# Anyone have spekle trout in an aquarium??



## llvllax (May 13, 2010)

hi i have started a spekle trout aquarium any sujestions...

i cant seem to get them to eat..i tryed dew worms and blood worms...


----------



## archer772 (Nov 8, 2008)

Can you give us some tank specs as in size, filtration, temp, lighting and how long the tank has been setup and pics might help. I am wondering are you referring to brook trout?


----------



## dirtydutch4x (Jun 16, 2009)

try feeding small fish, preferably slower fish as trout are lazy. maybe some shrimp.


----------



## llvllax (May 13, 2010)

well sadly they are in a small tank with a small filter...20 gallons but i let the big one go (witch i understand isnt good but he was doing well in the tank so i think he will be ok in the wild. i got new ones (very small min anynow size) and they have stargted eating but i notice the tank get dirty easy so i may need new fitration or bigger tank for these guys (but i am gonna try anyway) my parents are in toronto and the pet shops say feed worms and bugs. i changes the filter/water today gonna see what that does. 

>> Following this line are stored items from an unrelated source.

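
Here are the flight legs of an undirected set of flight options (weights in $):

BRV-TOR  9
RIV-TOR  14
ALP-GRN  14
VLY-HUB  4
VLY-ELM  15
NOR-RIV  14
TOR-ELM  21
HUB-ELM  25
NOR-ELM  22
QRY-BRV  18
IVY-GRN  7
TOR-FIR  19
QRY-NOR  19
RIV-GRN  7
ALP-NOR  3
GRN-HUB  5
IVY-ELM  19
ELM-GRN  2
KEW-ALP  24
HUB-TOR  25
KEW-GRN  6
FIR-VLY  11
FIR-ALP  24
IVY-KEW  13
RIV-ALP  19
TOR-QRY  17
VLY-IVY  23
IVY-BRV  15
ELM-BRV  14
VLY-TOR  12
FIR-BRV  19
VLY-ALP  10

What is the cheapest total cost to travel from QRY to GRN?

$34

Settle nodes by increasing distance from QRY:
QRY: 0
TOR: 17  (via QRY)
BRV: 18  (via QRY)
NOR: 19  (via QRY)
ALP: 22  (via NOR)
VLY: 29  (via TOR)
RIV: 31  (via TOR)
ELM: 32  (via BRV)
IVY: 33  (via BRV)
HUB: 33  (via VLY)
GRN: 34  (via ELM)
Shortest route: QRY–BRV–ELM–GRN = $34.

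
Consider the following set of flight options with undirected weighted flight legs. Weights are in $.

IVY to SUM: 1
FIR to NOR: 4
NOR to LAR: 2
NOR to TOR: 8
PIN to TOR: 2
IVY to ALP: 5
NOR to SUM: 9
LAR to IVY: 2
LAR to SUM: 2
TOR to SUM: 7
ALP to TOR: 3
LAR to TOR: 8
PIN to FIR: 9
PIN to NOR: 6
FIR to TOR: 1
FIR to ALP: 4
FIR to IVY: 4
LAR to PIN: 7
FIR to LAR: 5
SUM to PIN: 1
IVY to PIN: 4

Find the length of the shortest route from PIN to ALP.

$5

Running Dijkstra from PIN:
PIN: 0
SUM: 1  (via PIN)
TOR: 2  (via PIN)
IVY: 2  (via SUM)
FIR: 3  (via TOR)
LAR: 3  (via SUM)
ALP: 5  (via TOR)
Shortest route: PIN–TOR–ALP = $5.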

the tank has a lot of oxygen and i put ice and cold water in everyday.

does anyone know the ontario laws about this, a few people say its illegal but i mention it at the pet shops they say its a great idea and wanna know how they turn up. any information would be helpful.


----------



## llvllax (May 13, 2010)

brook trout are spekle trout (or maybe the same) i think brook are from lakes and spekleare from creeks (smaller fish)


----------



## Guy (Jan 10, 2010)

llvllax said:


> brook trout are spekle trout (or maybe the same) i think brook are from lakes and spekleare from creeks (smaller fish)


I believe Speckled Trout are saltwater fish. Brook Trout are smaller Trout living in cold water. I typically find them in small creeks but they have been known to live in larger bodies of water when there are few large predators.


----------